I understood the reference, having taken hunter safety courses with my son last year. I had a direct line of vision to the reflection of his face in the side mirror.
“Lower your sights,” the voice seemed to repeat.
So I broke the death stare, backed off and put on some calming music.
“Lord, give me patience,” I whispered.
According to the “Everyday Health” website article, 7 Ways Anger Is Ruining Your Health (https://www.everydayhealth.com), the side effects of perpetual anger include heart problems, risk of stroke, weakened immune system, increased anxiety and depression, lowered lung function and a shorter lifespan.
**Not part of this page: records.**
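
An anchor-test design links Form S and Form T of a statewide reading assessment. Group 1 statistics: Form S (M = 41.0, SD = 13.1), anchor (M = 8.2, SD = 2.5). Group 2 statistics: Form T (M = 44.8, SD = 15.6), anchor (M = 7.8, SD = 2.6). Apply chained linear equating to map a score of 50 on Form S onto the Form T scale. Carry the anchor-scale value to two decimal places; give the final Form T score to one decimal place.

Form S → anchor (Group 1): v = (2.5/13.1)(50 − 41.0) + 8.2 = 9.92
anchor → Form T (Group 2): y = (15.6/2.6)(9.92 − 7.8) + 44.8 = 57.5

57.5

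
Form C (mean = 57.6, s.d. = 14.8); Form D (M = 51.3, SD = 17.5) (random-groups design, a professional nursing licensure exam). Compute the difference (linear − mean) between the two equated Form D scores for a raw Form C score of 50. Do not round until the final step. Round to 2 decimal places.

Mean-equated: 50 + (51.3 − 57.6) = 43.70
Linear-equated: (17.5/14.8)(50 − 57.6) + 51.3 = 42.314
Difference = 42.314 − 43.70 = -1.39

-1.39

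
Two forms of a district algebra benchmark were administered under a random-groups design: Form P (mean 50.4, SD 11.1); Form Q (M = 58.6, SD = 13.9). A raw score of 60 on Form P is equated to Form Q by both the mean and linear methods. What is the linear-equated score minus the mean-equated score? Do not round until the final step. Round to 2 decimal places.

2.42

Mean-equated: 60 + (58.6 − 50.4) = 68.20
Linear-equated: (13.9/11.1)(60 − 50.4) + 58.6 = 70.622
Difference = 70.622 − 68.20 = 2.42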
Anger is a serious risk to your mental, emotional, spiritual and physical health.
That’s probably why the Bible talks so much about it:
“So turn from anger. Don’t rage, and don’t worry—these ways frame the doorway to evil. (Psalm 37:8)”
“A hot-tempered man starts fights and gets into all kinds of trouble. (Proverbs 29:22)”
“Do not be quick to anger, for anger sits comfortably in the lap of fools. (Ecclesiastes 7:9)”
“Fools have quick tempers, and no one likes you if you can’t be trusted. (Proverbs 14:17)”
Anger also chases away friends and family, as nobody wants to be around someone who is fuming mad all the time. What a bummer that is, man.